Aya Kayal, Eduardo Pignatelli, Laura Toni

Published: 31 May 2025, Last Modified: 04 May 2026Neural Computing and Applications JournalEveryoneCC BY 4.0

Abstract: One of the open challenges in Reinforcement Learning (RL) is the hard exploration problem in sparse reward environments. Various types of intrinsic rewards have been proposed to address this challenge by pushing toward diversity. This diversity might be imposed at different levels, favoring the agent to explore different states, policies, or behaviors (State, Policy, and Skill level diversity, respectively). However, the impact of diversity on the agent’s behavior remains unclear. In this work, we aim to fill this gap by studying the effect of different levels of diversity imposed by intrinsic rewards on the exploration patterns of RL agents.

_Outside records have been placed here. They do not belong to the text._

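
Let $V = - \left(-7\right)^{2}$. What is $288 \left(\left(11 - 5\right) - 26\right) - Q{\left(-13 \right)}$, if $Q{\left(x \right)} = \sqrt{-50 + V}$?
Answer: $-5760 - 3 i \sqrt{11} \approx -5760.0 - 9.9499 i$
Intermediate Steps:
$V = -49$ ($V = \left(-1\right) 49 = -49$)
$Q{\left(x \right)} = 3 i \sqrt{11}$ ($Q{\left(x \right)} = \sqrt{-50 - 49} = \sqrt{-99} = 3 i \sqrt{11}$)
$288 \left(\left(11 - 5\right) - 26\right) - Q{\left(-13 \right)} = 288 \left(\left(11 - 5\right) - 26\right) - 3 i \sqrt{11} = 288 \left(6 - 26\right) - 3 i \sqrt{11} = 288 \left(-20\right) - 3 i \sqrt{11} = -5760 - 3 i \sqrt{11}$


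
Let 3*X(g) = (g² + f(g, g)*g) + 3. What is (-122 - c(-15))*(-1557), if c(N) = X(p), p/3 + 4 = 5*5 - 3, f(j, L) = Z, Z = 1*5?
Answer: 1845045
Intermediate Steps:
Z = 5
f(j, L) = 5
p = 54 (p = -12 + 3*(5*5 - 3) = -12 + 3*(25 - 3) = -12 + 3*22 = -12 + 66 = 54)
X(g) = 1 + g²/3 + 5*g/3 (X(g) = ((g² + 5*g) + 3)/3 = (3 + g² + 5*g)/3 = 1 + g²/3 + 5*g/3)
c(N) = 1063 (c(N) = 1 + (⅓)*54² + (5/3)*54 = 1 + (⅓)*2916 + 90 = 1 + 972 + 90 = 1063)
(-122 - c(-15))*(-1557) = (-122 - 1*1063)*(-1557) = (-122 - 1063)*(-1557) = -1185*(-1557) = 1845045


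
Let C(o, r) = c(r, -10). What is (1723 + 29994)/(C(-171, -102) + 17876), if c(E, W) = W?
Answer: 31717/17866 ≈ 1.7753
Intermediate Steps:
C(o, r) = -10
(1723 + 29994)/(C(-171, -102) + 17876) = (1723 + 29994)/(-10 + 17876) = 31717/17866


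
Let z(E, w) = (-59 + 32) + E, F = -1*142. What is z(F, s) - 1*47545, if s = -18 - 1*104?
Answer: -47714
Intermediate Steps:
s = -122 (s = -18 - 104 = -122)
F = -142
z(E, w) = -27 + E
z(F, s) - 1*47545 = (-27 - 142) - 1*47545 = -169 - 47545 = -47714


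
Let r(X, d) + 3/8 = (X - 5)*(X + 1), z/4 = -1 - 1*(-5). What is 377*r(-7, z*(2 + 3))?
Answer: 216021/8 ≈ 27003.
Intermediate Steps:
z = 16 (z = 4*(-1 - 1*(-5)) = 4*(-1 + 5) = 4*4 = 16)
r(X, d) = -3/8 + (1 + X)*(-5 + X) (r(X, d) = -3/8 + (X - 5)*(X + 1) = -3/8 + (-5 + X)*(1 + X) = -3/8 + (1 + X)*(-5 + X))
377*r(-7, z*(2 + 3)) = 377*(-43/8 + (-7)² - 4*(-7)) = 377*(-43/8 + 49 + 28) = 377*(573/8) = 216021/8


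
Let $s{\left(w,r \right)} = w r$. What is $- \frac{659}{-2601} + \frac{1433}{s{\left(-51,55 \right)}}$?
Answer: $- \frac{36838}{143055} \approx -0.25751$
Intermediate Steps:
$s{\left(w,r \right)} = r w$
$- \frac{659}{-2601} + \frac{1433}{s{\left(-51,55 \right)}} = - \frac{659}{-2601} + \frac{1433}{55 \left(-51\right)} = \left(-659\right) \left(- \frac{1}{2601}\right) + \frac{1433}{-2805} = \frac{659}{2601} + 1433 \left(- \frac{1}{2805}\right) = \frac{659}{2601} - \frac{1433}{2805} = - \frac{36838}{143055}$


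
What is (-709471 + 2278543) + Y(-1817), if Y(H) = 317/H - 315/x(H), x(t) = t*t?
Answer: 5180273371904/3301489 ≈ 1.5691e+6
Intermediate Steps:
x(t) = t²
Y(H) = -315/H² + 317/H (Y(H) = 317/H - 315/H² = -315/H² + 317/H)
(-709471 + 2278543) + Y(-1817) = (-709471 + 2278543) + (-315 + 317*(-1817))/(-1817)² = 1569072 + (-315 - 575989)/3301489 = 1569072 + (1/3301489)*(-576304) = 1569072 - 576304/3301489 = 5180273371904/3301489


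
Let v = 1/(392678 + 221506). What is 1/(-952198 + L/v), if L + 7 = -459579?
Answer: -1/282271320022 ≈ -3.5427e-12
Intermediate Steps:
L = -459586 (L = -7 - 459579 = -459586)
v = 1/614184 ≈ 1.6282e-6
1/(-952198 + L/v) = 1/(-952198 - 459586/1/614184) = 1/(-952198 - 459586*614184) = 1/(-952198 - 282270367824) = 1/(-282271320022) = -1/282271320022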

We select four intrinsic rewards (State Count, Intrinsic Curiosity Module (ICM), Maximum Entropy, and Diversity is All You Need (DIAYN)), each pushing for a different diversity level. We conduct an empirical study on MiniGrid environments to compare their impact on exploration considering various metrics related to the agent’s exploration, namely: episodic return, observation coverage, agent’s position coverage, policy entropy, and timeframes to reach the sparse reward. The main outcome of the study is that State Count leads to the best exploration performance in the case of low-dimensional observations. However, in the case of RGB observations, the performance of State Count is highly degraded mainly due to representation learning challenges. Conversely, Maximum Entropy is less impacted, resulting in a more robust exploration, despite not always being optimal. Lastly, our empirical study revealed that learning diverse skills with DIAYN, often linked to improved robustness and generalization, does not promote exploration in MiniGrid environments. This is because: (i) Learning the skill space itself can be challenging, and (ii) exploration within the skill space prioritizes differentiating between behaviors rather than achieving uniform state visitation.